Investing in Junk Bonds: Inside the High Yield Debt Market, by Edward I. Altman and Scott A. Nammacher. New York: John Wiley & Sons. 257 pp. $24.95. Many investors find nothing quite so appealing as the fat, double-digit return of a low-grade, high-yielding junk bond.
In two years, the number of junk bond mutual funds has doubled, to nearly 50. Since 1978, the market has swollen from $22 billion to more than $120 billion. Almost every major Wall Street brokerage is scrambling for a piece of the action underwriting junk bonds. Some 20 percent of all new corporate debt is in this category.
Now Edward Altman, a New York University finance professor, and Scott Nammacher, a former Morgan Stanley & Co. consultant, have put together a comprehensive textbook on the subject. Using their research on default rates and market studies done for Morgan Stanley, the authors provide plenty of grist for the number-crunching professional.
The uninitiated may find some tough sledding here. But any investor with a passing interest (or a fixed-income portfolio) will find worthwhile sections detailing the development and scope of this nascent market.
The chapter on junk bond mutual funds is worth the price of the book.
This chapter is written for individual investors. The authors surveyed the funds in existence in 1985 and got back 33 responses, which accounted for 75 percent of the junk bond assets under management.
Each fund's portfolio is broken down by percentage of high- and low-quality debt. The authors discovered that some funds actually had as much as 24 percent of their ``junk bond'' holdings in high-quality corporate debt.
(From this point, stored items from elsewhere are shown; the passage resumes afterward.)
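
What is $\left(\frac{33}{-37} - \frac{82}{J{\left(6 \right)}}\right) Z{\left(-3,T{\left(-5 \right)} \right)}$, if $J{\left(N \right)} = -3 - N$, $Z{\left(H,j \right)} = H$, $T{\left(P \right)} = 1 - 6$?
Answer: $- \frac{2737}{111} \approx -24.658$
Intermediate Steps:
$T{\left(P \right)} = -5$ ($T{\left(P \right)} = 1 - 6 = -5$)
$\left(\frac{33}{-37} - \frac{82}{J{\left(6 \right)}}\right) Z{\left(-3,T{\left(-5 \right)} \right)} = \left(\frac{33}{-37} - \frac{82}{-3 - 6}\right) \left(-3\right) = \left(33 \left(- \frac{1}{37}\right) - \frac{82}{-3 - 6}\right) \left(-3\right) = \left(- \frac{33}{37} - \frac{82}{-9}\right) \left(-3\right) = \left(- \frac{33}{37} - - \frac{82}{9}\right) \left(-3\right) = \left(- \frac{33}{37} + \frac{82}{9}\right) \left(-3\right) = \frac{2737}{333} \left(-3\right) = - \frac{2737}{111}$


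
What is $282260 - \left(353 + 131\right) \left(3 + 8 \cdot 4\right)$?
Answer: $265320$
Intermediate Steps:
$282260 - \left(353 + 131\right) \left(3 + 8 \cdot 4\right) = 282260 - 484 \left(3 + 32\right) = 282260 - 484 \cdot 35 = 282260 - 16940 = 265320$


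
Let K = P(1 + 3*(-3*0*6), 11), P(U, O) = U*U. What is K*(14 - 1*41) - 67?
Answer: -94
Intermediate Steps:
P(U, O) = U²
K = 1 (K = (1 + 3*(-3*0*6))² = (1 + 3*(0*6))² = (1 + 3*0)² = (1 + 0)² = 1² = 1)
K*(14 - 1*41) - 67 = 1*(14 - 1*41) - 67 = 1*(14 - 41) - 67 = 1*(-27) - 67 = -27 - 67 = -94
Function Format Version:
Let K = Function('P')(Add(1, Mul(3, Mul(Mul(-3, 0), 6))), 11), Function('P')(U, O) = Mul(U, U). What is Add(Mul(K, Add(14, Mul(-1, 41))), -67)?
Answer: -94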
The book analyzes each fund's level of diversification, crucial to reducing risk. By one measure, Venture Income Plus and Dean Witter High Yield were the least diversified, with more than 57 percent of their money invested in a narrow group of large junk bond issuers. But the two were also among the best performers in 1985.
Manufacturing, entertainment, and finance companies accounted for more than 50 percent of the junk bonds portfolios. Among manufacturers, Irwin Jacobs's holding company, Minstar, proved most popular with fund managers (in 60 percent of the portfolios). Mattel was the top entertainment company (in 51 percent of the funds). ICH Corporation (45 percent) was the favorite from finance.
Which company, if it defaulted on its loans, would nick the most funds? At the time of the survey, it would have been a struggling nuclear utility. Consumers Power, Middle South Energy, and Long Island Lighting were the most widely held companies among the funds.
There is one shortcoming to the fascinating data: They are now more than a year old. Nonetheless, the book offers a frame of reference for assessing junk bond portfolios. As a scholarly text and practical primer, this is a high-yield investment.